I am sure Brian means well. He isn't trying to blatantly deceive you. But he is obviously based on his body of work someone who is more likely to glance over any blemishes Facebook marketing may have. And his post is not 100% accurate. And he doesn't care!

I am not saying these people and agencies are wrong. But many posts here on this blog prove with data that people rarely share as a percentage of content they consume, and that Facebook is a very poor performing marketing platform. This might change. But my guess is the better platforms will come and not be named Facebook.

I will be honest. I have no idea if Brian is a successful marketer for Clients or Brands. I can say he has been more successful than me at making money and at least has people believing he is (I would have to do my due diligence this is just face value stuff).

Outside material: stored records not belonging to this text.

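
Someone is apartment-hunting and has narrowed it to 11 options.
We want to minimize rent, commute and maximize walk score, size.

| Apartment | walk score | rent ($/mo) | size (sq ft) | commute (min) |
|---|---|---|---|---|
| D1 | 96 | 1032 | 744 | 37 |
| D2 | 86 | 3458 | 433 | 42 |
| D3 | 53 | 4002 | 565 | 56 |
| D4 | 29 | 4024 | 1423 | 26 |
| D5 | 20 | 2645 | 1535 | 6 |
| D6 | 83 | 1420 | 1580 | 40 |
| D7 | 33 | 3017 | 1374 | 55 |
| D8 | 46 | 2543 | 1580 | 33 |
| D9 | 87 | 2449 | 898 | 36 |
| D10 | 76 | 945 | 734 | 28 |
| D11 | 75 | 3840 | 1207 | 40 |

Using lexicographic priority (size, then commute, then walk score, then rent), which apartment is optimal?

First maximize size: best is 1580, kept {D6, D8}.
Then minimize commute: best is 33, kept {D8}.

D8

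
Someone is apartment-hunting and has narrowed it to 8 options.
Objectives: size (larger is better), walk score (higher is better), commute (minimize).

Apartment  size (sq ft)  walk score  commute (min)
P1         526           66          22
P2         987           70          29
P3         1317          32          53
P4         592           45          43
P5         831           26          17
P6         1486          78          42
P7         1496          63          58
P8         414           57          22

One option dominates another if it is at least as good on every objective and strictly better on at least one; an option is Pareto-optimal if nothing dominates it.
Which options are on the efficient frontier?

P1, P2, P5, P6, P7

P1: not dominated.
P2: not dominated.
P3: dominated by P6 (size 1486≥1317, walk score 78≥32, commute 42≤53).
P4: dominated by P2 (size 987≥592, walk score 70≥45, commute 29≤43).
P5: not dominated (best commute).
P6: not dominated (best walk score).
P7: not dominated (best size).
P8: dominated by P1 (size 526≥414, walk score 66≥57, commute 22≤22).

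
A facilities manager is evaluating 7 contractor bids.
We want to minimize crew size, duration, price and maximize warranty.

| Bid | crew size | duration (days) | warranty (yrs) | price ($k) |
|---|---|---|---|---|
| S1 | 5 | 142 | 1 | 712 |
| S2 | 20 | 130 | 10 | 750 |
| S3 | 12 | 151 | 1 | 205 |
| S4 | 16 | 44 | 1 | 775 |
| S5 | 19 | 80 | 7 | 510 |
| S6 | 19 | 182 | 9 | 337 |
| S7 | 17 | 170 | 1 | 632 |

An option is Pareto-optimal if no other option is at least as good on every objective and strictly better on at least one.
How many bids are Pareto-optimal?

6

S1: not dominated (best crew size).
S2: not dominated (best warranty).
S3: not dominated (best price).
S4: not dominated (best duration).
S5: not dominated.
S6: not dominated.
S7: dominated by S3 (crew size 12≤17, duration 151≤170, warranty 1≥1, price 205≤632).
Pareto-optimal: S1, S2, S3, S4, S5, S6 → 6.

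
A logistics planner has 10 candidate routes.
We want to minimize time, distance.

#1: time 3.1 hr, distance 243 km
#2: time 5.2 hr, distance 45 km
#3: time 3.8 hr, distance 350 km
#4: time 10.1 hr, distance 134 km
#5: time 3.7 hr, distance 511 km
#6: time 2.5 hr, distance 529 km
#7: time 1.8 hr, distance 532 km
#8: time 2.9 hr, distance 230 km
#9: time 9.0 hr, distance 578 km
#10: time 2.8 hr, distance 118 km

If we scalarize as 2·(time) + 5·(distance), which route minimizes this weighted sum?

#1: 2·3.1 + 5·243 = 1221.2
#2: 2·5.2 + 5·45 = 235.4
#3: 2·3.8 + 5·350 = 1757.6
#4: 2·10.1 + 5·134 = 690.2
#5: 2·3.7 + 5·511 = 2562.4
#6: 2·2.5 + 5·529 = 2650.0
#7: 2·1.8 + 5·532 = 2663.6
#8: 2·2.9 + 5·230 = 1155.8
#9: 2·9.0 + 5·578 = 2908.0
#10: 2·2.8 + 5·118 = 595.6
Lowest: #2 at 235.4.

#2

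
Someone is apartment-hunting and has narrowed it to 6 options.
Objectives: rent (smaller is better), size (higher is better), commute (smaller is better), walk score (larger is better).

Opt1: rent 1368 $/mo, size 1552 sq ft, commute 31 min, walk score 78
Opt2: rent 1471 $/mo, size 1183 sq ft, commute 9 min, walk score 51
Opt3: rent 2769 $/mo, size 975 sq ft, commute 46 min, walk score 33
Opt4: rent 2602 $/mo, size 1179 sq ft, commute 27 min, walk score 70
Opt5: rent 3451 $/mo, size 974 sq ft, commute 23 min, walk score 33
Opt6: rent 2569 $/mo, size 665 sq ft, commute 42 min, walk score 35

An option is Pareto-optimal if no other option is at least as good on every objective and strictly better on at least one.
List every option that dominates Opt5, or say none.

Opt2

Opt2: rent 1471≤3451, size 1183≥974, commute 9≤23, walk score 51≥33 — dominates Opt5.
Others (Opt1, Opt3, Opt4, Opt6) are each worse than Opt5 on at least one objective.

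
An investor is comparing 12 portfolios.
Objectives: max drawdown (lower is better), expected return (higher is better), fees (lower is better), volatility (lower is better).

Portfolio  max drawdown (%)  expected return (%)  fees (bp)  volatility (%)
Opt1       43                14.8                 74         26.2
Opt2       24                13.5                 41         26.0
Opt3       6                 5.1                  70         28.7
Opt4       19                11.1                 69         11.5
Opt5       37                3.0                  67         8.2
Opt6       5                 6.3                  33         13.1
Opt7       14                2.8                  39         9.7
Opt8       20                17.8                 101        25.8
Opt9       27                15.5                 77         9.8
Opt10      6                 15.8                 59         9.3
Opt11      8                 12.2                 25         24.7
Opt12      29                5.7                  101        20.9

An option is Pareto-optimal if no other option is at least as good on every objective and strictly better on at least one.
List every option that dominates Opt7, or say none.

Opt1: worse on max drawdown (43 vs 14).
Opt2: worse on max drawdown (24 vs 14).
Opt3: worse on fees (70 vs 39).
Opt4: worse on max drawdown (19 vs 14).
Opt5: worse on max drawdown (37 vs 14).
Opt6: worse on volatility (13.1 vs 9.7).
Opt8: worse on max drawdown (20 vs 14).
Opt9: worse on max drawdown (27 vs 14).
Opt10: worse on fees (59 vs 39).
Opt11: worse on volatility (24.7 vs 9.7).
Opt12: worse on max drawdown (29 vs 14).
No option dominates Opt7.

none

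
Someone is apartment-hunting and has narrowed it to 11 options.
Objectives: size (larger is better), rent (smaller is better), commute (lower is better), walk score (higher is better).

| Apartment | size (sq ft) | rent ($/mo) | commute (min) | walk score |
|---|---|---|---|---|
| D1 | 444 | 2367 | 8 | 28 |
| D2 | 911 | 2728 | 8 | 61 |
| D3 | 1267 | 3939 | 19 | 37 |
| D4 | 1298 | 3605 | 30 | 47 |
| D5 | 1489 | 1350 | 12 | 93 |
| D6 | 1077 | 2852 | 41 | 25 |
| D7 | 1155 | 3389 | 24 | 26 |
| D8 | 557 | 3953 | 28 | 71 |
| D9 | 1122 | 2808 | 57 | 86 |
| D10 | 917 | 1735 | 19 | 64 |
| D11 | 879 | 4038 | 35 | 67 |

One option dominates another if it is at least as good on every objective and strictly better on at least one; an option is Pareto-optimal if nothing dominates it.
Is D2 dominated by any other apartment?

D1: worse on size (444 vs 911).
D3: worse on rent (3939 vs 2728).
D4: worse on rent (3605 vs 2728).
D5: worse on commute (12 vs 8).
D6: worse on rent (2852 vs 2728).
D7: worse on rent (3389 vs 2728).
D8: worse on size (557 vs 911).
D9: worse on rent (2808 vs 2728).
D10: worse on commute (19 vs 8).
D11: worse on size (879 vs 911).
No option is at least as good as D2 on every objective and strictly better on one.

No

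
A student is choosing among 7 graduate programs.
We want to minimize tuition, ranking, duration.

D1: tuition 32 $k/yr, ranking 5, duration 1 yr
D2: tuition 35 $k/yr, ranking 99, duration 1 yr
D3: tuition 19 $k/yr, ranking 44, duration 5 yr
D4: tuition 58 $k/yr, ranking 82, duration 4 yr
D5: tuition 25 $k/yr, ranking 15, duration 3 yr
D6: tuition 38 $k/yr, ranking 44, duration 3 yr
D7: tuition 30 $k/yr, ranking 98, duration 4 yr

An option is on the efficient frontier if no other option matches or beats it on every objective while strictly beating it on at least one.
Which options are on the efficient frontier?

D1: not dominated (best ranking).
D2: dominated by D1 (tuition 32≤35, ranking 5≤99, duration 1≤1).
D3: not dominated (best tuition).
D4: dominated by D1 (tuition 32≤58, ranking 5≤82, duration 1≤4).
D5: not dominated.
D6: dominated by D1 (tuition 32≤38, ranking 5≤44, duration 1≤3).
D7: dominated by D5 (tuition 25≤30, ranking 15≤98, duration 3≤4).

D1, D3, D5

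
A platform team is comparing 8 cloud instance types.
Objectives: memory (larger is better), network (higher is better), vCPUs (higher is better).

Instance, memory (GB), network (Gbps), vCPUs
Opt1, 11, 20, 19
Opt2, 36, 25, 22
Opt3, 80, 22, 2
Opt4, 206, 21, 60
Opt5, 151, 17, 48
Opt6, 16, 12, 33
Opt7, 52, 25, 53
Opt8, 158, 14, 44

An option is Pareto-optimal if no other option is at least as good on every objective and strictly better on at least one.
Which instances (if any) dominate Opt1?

Opt2: memory 36≥11, network 25≥20, vCPUs 22≥19 — dominates Opt1.
Opt4: memory 206≥11, network 21≥20, vCPUs 60≥19 — dominates Opt1.
Opt7: memory 52≥11, network 25≥20, vCPUs 53≥19 — dominates Opt1.
Others (Opt3, Opt5, Opt6, Opt8) are each worse than Opt1 on at least one objective.

Opt2, Opt4, Opt7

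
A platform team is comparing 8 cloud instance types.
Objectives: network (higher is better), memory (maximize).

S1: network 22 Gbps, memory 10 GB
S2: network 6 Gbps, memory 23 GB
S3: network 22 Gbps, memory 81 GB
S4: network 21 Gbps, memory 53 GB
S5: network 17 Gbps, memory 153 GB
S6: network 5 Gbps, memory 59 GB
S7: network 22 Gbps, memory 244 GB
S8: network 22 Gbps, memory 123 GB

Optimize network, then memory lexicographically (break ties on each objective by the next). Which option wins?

First maximize network: best is 22, kept {S1, S3, S7, S8}.
Then maximize memory: best is 244, kept {S7}.

S7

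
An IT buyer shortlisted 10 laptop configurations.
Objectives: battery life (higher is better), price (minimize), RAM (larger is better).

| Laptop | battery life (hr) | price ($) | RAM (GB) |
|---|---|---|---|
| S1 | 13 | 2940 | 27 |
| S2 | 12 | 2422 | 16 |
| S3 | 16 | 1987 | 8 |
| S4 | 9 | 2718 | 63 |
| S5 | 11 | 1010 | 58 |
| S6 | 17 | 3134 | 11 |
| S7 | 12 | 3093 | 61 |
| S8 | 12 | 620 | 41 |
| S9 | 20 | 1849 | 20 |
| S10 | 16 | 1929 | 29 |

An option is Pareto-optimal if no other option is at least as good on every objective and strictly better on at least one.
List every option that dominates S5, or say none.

S1: worse on price (2940 vs 1010).
S2: worse on price (2422 vs 1010).
S3: worse on price (1987 vs 1010).
S4: worse on battery life (9 vs 11).
S6: worse on price (3134 vs 1010).
S7: worse on price (3093 vs 1010).
S8: worse on RAM (41 vs 58).
S9: worse on price (1849 vs 1010).
S10: worse on price (1929 vs 1010).
No option dominates S5.

none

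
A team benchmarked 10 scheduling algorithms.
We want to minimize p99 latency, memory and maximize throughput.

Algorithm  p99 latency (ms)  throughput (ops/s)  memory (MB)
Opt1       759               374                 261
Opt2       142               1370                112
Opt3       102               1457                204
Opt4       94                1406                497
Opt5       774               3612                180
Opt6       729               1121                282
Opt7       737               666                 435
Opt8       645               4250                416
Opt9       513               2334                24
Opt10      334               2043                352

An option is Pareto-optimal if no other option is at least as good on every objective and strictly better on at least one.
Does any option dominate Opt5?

Opt1: worse on throughput (374 vs 3612).
Opt2: worse on throughput (1370 vs 3612).
Opt3: worse on throughput (1457 vs 3612).
Opt4: worse on throughput (1406 vs 3612).
Opt6: worse on throughput (1121 vs 3612).
Opt7: worse on throughput (666 vs 3612).
Opt8: worse on memory (416 vs 180).
Opt9: worse on throughput (2334 vs 3612).
Opt10: worse on throughput (2043 vs 3612).
No option is at least as good as Opt5 on every objective and strictly better on one.

No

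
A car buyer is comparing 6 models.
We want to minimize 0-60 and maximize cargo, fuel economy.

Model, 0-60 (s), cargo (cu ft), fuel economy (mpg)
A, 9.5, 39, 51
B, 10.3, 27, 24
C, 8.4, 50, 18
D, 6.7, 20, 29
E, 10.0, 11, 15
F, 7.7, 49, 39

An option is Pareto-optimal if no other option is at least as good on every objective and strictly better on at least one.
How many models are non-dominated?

A: not dominated (best fuel economy).
B: dominated by A (0-60 9.5≤10.3, cargo 39≥27, fuel economy 51≥24).
C: not dominated (best cargo).
D: not dominated (best 0-60).
E: dominated by A (0-60 9.5≤10.0, cargo 39≥11, fuel economy 51≥15).
F: not dominated.
Pareto-optimal: A, C, D, F → 4.

4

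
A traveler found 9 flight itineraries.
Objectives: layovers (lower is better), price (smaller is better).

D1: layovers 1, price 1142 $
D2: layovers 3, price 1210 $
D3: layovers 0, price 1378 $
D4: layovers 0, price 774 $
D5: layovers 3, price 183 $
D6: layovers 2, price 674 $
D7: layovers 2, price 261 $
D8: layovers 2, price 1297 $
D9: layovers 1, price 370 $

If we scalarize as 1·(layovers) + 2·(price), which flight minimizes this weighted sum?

D1: 1·1 + 2·1142 = 2285
D2: 1·3 + 2·1210 = 2423
D3: 1·0 + 2·1378 = 2756
D4: 1·0 + 2·774 = 1548
D5: 1·3 + 2·183 = 369
D6: 1·2 + 2·674 = 1350
D7: 1·2 + 2·261 = 524
D8: 1·2 + 2·1297 = 2596
D9: 1·1 + 2·370 = 741
Lowest: D5 at 369.

D5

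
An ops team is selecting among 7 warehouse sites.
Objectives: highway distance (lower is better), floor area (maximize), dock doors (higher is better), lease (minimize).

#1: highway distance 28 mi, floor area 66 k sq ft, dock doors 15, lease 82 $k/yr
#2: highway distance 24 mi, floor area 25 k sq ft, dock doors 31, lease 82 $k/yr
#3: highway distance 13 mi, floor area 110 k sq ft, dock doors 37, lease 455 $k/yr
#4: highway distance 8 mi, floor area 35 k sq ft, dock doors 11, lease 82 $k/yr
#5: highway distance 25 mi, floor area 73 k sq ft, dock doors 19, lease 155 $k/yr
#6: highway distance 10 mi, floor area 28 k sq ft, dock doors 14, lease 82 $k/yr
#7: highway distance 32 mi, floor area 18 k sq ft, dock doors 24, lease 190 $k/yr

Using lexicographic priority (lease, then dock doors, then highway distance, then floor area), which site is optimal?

#2

First minimize lease: best is 82, kept {#1, #2, #4, #6}.
Then maximize dock doors: best is 31, kept {#2}.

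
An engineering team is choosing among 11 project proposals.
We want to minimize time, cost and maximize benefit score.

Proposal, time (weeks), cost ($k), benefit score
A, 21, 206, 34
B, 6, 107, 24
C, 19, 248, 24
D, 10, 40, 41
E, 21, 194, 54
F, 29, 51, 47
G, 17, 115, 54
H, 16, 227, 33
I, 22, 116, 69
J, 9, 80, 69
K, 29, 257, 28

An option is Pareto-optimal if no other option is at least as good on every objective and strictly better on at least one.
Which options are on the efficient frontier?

A: dominated by D (time 10≤21, cost 40≤206, benefit score 41≥34).
B: not dominated (best time).
C: dominated by B (time 6≤19, cost 107≤248, benefit score 24≥24).
D: not dominated (best cost).
E: dominated by G (time 17≤21, cost 115≤194, benefit score 54≥54).
F: not dominated.
G: dominated by J (time 9≤17, cost 80≤115, benefit score 69≥54).
H: dominated by D (time 10≤16, cost 40≤227, benefit score 41≥33).
I: dominated by J (time 9≤22, cost 80≤116, benefit score 69≥69).
J: not dominated.
K: dominated by A (time 21≤29, cost 206≤257, benefit score 34≥28).

B, D, F, J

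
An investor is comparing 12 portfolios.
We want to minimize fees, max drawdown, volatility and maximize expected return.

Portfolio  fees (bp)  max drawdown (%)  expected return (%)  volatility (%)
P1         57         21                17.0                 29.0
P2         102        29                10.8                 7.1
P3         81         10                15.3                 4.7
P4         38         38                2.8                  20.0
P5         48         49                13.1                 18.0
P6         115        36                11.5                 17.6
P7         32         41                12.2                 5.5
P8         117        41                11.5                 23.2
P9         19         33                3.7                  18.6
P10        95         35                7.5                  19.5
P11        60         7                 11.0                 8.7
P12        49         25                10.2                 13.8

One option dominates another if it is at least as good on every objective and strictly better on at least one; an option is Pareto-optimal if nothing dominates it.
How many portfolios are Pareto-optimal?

7

P1: not dominated (best expected return).
P2: dominated by P3 (fees 81≤102, max drawdown 10≤29, expected return 15.3≥10.8, volatility 4.7≤7.1).
P3: not dominated (best volatility).
P4: dominated by P9 (fees 19≤38, max drawdown 33≤38, expected return 3.7≥2.8, volatility 18.6≤20.0).
P5: not dominated.
P6: dominated by P3 (fees 81≤115, max drawdown 10≤36, expected return 15.3≥11.5, volatility 4.7≤17.6).
P7: not dominated.
P8: dominated by P3 (fees 81≤117, max drawdown 10≤41, expected return 15.3≥11.5, volatility 4.7≤23.2).
P9: not dominated (best fees).
P10: dominated by P3 (fees 81≤95, max drawdown 10≤35, expected return 15.3≥7.5, volatility 4.7≤19.5).
P11: not dominated (best max drawdown).
P12: not dominated.
Pareto-optimal: P1, P3, P5, P7, P9, P11, P12 → 7.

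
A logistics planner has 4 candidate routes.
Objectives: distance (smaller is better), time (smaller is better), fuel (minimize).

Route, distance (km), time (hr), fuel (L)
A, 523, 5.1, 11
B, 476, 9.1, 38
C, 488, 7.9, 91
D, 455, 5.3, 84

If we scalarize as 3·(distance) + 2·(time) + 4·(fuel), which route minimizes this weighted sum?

B

A: 3·523 + 2·5.1 + 4·11 = 1623.2
B: 3·476 + 2·9.1 + 4·38 = 1598.2
C: 3·488 + 2·7.9 + 4·91 = 1843.8
D: 3·455 + 2·5.3 + 4·84 = 1711.6
Lowest: B at 1598.2.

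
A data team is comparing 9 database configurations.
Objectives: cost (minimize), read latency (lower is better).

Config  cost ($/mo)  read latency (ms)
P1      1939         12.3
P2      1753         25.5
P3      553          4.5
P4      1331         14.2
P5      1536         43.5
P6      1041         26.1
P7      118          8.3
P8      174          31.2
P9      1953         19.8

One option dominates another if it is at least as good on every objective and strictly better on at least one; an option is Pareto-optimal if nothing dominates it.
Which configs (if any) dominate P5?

P3: cost 553≤1536, read latency 4.5≤43.5 — dominates P5.
P4: cost 1331≤1536, read latency 14.2≤43.5 — dominates P5.
P6: cost 1041≤1536, read latency 26.1≤43.5 — dominates P5.
P7: cost 118≤1536, read latency 8.3≤43.5 — dominates P5.
P8: cost 174≤1536, read latency 31.2≤43.5 — dominates P5.
Others (P1, P2, P9) are each worse than P5 on at least one objective.

P3, P4, P6, P7, P8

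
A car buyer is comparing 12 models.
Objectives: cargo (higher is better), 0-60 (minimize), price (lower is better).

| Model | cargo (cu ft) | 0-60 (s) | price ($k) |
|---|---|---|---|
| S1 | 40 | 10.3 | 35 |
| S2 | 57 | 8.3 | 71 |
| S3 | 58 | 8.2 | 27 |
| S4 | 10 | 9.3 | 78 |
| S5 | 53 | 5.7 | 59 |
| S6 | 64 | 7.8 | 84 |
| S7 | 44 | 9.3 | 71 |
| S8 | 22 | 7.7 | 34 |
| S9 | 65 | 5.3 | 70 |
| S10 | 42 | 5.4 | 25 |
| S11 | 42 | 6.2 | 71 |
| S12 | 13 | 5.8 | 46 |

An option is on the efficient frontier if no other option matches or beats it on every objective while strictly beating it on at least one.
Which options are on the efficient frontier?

S3, S5, S9, S10

S1: dominated by S3 (cargo 58≥40, 0-60 8.2≤10.3, price 27≤35).
S2: dominated by S3 (cargo 58≥57, 0-60 8.2≤8.3, price 27≤71).
S3: not dominated.
S4: dominated by S2 (cargo 57≥10, 0-60 8.3≤9.3, price 71≤78).
S5: not dominated.
S6: dominated by S9 (cargo 65≥64, 0-60 5.3≤7.8, price 70≤84).
S7: dominated by S2 (cargo 57≥44, 0-60 8.3≤9.3, price 71≤71).
S8: dominated by S10 (cargo 42≥22, 0-60 5.4≤7.7, price 25≤34).
S9: not dominated (best cargo).
S10: not dominated (best price).
S11: dominated by S5 (cargo 53≥42, 0-60 5.7≤6.2, price 59≤71).
S12: dominated by S10 (cargo 42≥13, 0-60 5.4≤5.8, price 25≤46).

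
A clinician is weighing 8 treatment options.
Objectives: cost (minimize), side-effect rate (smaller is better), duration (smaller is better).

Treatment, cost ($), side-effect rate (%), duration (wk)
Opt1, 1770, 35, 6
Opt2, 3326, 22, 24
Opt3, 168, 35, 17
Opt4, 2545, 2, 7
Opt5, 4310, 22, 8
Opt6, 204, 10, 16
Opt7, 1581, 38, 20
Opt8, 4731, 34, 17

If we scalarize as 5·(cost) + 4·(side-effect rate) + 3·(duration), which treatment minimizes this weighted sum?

Opt3

Opt1: 5·1770 + 4·35 + 3·6 = 9008
Opt2: 5·3326 + 4·22 + 3·24 = 16790
Opt3: 5·168 + 4·35 + 3·17 = 1031
Opt4: 5·2545 + 4·2 + 3·7 = 12754
Opt5: 5·4310 + 4·22 + 3·8 = 21662
Opt6: 5·204 + 4·10 + 3·16 = 1108
Opt7: 5·1581 + 4·38 + 3·20 = 8117
Opt8: 5·4731 + 4·34 + 3·17 = 23842
Lowest: Opt3 at 1031.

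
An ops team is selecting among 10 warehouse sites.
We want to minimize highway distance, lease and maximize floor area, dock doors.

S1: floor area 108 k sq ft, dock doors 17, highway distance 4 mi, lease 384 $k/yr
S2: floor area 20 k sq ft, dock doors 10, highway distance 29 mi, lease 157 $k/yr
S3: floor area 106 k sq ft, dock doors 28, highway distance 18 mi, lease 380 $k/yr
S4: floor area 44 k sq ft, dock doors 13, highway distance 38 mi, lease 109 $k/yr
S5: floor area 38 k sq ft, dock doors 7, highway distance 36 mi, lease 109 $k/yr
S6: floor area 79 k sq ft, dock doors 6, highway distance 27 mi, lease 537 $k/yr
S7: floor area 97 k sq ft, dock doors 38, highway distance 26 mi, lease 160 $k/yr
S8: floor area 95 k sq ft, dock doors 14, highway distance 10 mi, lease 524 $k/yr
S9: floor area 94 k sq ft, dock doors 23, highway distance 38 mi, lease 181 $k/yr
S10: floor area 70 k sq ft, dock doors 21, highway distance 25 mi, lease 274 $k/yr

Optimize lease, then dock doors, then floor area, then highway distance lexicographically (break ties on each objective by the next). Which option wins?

First minimize lease: best is 109, kept {S4, S5}.
Then maximize dock doors: best is 13, kept {S4}.

S4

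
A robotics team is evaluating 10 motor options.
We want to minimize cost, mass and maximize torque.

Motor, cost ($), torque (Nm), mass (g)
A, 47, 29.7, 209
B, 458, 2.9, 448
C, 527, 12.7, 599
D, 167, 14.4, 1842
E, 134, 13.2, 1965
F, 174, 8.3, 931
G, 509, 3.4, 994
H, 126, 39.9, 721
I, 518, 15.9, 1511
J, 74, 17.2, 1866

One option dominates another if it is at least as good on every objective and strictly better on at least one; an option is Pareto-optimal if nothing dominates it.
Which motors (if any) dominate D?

A: cost 47≤167, torque 29.7≥14.4, mass 209≤1842 — dominates D.
H: cost 126≤167, torque 39.9≥14.4, mass 721≤1842 — dominates D.
Others (B, C, E, F, G, I, J) are each worse than D on at least one objective.

A, H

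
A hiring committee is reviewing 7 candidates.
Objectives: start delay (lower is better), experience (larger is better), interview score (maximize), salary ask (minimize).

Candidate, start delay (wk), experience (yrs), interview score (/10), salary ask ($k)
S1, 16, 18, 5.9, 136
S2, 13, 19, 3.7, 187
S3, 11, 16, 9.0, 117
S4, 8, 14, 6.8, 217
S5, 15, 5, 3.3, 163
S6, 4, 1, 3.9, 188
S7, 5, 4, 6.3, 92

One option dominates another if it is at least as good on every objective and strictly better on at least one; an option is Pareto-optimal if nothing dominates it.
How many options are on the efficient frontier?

S1: not dominated.
S2: not dominated (best experience).
S3: not dominated (best interview score).
S4: not dominated.
S5: dominated by S3 (start delay 11≤15, experience 16≥5, interview score 9.0≥3.3, salary ask 117≤163).
S6: not dominated (best start delay).
S7: not dominated (best salary ask).
Pareto-optimal: S1, S2, S3, S4, S6, S7 → 6.

6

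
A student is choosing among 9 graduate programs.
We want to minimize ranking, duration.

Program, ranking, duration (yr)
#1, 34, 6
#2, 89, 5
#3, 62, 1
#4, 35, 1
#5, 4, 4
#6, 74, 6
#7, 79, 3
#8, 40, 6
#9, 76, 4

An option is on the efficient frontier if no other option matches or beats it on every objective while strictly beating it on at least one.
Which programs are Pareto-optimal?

#1: dominated by #5 (ranking 4≤34, duration 4≤6).
#2: dominated by #3 (ranking 62≤89, duration 1≤5).
#3: dominated by #4 (ranking 35≤62, duration 1≤1).
#4: not dominated.
#5: not dominated (best ranking).
#6: dominated by #1 (ranking 34≤74, duration 6≤6).
#7: dominated by #3 (ranking 62≤79, duration 1≤3).
#8: dominated by #1 (ranking 34≤40, duration 6≤6).
#9: dominated by #3 (ranking 62≤76, duration 1≤4).

#4, #5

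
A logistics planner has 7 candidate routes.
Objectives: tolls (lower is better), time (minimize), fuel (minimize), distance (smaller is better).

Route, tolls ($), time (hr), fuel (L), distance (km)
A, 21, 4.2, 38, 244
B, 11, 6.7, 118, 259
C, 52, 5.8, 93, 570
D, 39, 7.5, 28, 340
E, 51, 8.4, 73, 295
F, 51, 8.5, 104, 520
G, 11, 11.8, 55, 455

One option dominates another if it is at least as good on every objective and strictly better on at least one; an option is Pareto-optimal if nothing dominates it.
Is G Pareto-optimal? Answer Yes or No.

A: worse on tolls (21 vs 11).
B: worse on fuel (118 vs 55).
C: worse on tolls (52 vs 11).
D: worse on tolls (39 vs 11).
E: worse on tolls (51 vs 11).
F: worse on tolls (51 vs 11).
No option is at least as good as G on every objective and strictly better on one.

Yes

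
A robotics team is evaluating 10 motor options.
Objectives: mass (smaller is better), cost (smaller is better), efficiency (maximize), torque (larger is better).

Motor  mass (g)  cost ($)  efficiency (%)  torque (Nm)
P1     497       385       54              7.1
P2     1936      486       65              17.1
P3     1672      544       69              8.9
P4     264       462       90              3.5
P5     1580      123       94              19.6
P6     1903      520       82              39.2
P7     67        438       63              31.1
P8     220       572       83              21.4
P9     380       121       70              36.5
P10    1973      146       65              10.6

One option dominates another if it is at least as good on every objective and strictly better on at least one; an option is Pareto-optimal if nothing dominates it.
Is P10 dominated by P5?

P5 vs P10: mass 1580≤1973, cost 123≤146, efficiency 94≥65, torque 19.6≥10.6 — P5 is at least as good on every objective with at least one strict improvement.

Yes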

I have examples from Chris Brogan, Brian Solis, Michael Brito, Chris Voss that I have saved and will be showcasing them as this series continues.

Do your research. Look at your blog writer's profile. Do a Google search to see their footprint. See what they do, sell, and what makes them money. Before you take what they say at face value.


  1. Here is a response from reader # 5 in your group of 6. If I did my research that would me I actually gave a crap. Trust me, or trust you, you have a very good handle on the reality of this and what it is and what it isn't.

    Another truth can be found in Russ Douthat NY Times article:

    BTW - I think you might be right about the Rays sweep. Not only is their hitting anemic and they sit their best hitter Joyce, they are leading the league in errors.........lovely......

  2. I like Brian. He's one of the "better ones". But the first example of "why Facebook ads" is definitely skewed.

    Will non-English speakers click on your English ad? Probably not.

    Do you have the ad budget to target all 900 million+ users of Facebook? Hell no.

    So, yes, promote the numbers, but promote them right.